If I had my time again, I would start therapy younger (though after my perfect childhood maybe I wouldn't need it so badly). I would drink less in my twenties so as not to stall my career and I would do no drugs at all, ever. I'd go on a plumbing course. I'd have my eyesight surgically corrected at 25 not 45 and do a course of Roaccutane to cure my "bacne" at 20, not 40. And I'd hold back on the hack journalism to make a serious go of fiction.
But it's not going to happen. Because, like Nick Carraway said to Jay Gatsby: "You can't repeat the past." Then again, like Gatsby replied to Carraway: "Can't repeat the past? Why, of course you can!"
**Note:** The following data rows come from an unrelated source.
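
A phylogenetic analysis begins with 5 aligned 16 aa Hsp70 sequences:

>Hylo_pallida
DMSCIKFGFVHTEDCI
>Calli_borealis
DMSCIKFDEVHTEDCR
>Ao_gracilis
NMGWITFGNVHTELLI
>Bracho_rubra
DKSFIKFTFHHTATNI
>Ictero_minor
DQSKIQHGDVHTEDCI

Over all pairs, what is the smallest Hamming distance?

3

Pairwise Hamming distances:
  Hylo_pallida vs Calli_borealis: 3
  Hylo_pallida vs Ao_gracilis: 7
  Hylo_pallida vs Bracho_rubra: 7
  Hylo_pallida vs Ictero_minor: 5
  Calli_borealis vs Ao_gracilis: 9
  Calli_borealis vs Bracho_rubra: 9
  Calli_borealis vs Ictero_minor: 7
  Ao_gracilis vs Bracho_rubra: 11
  Ao_gracilis vs Ictero_minor: 9
  Bracho_rubra vs Ictero_minor: 10
The smallest is 3, between Hylo_pallida and Calli_borealis.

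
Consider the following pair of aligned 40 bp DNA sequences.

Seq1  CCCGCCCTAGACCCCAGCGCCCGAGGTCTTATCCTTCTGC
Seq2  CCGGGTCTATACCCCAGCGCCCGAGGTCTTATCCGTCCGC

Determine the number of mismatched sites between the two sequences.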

And you can, if you have a son. Which, as it happens, I have. But is he winter-born, uncircumcised, the child of a non-violent father and full-time mother, destined to be large for his year, educated locally in a mixed environment and not pressured too much to do well academically?
Will he dance and sing and ski, play jazz guitar, speak Spanish, travel widely, fuck even wider, play Test cricket as an amateur with his perfect eyesight and spotless back and eventually write prize-winning fiction? Well, I guess that is going to be down to me, and how I raise him. They say that you should never make the mistake of using your children to right the wrongs of your own upbringing.
But he's my son, so I'll do what I damned well want.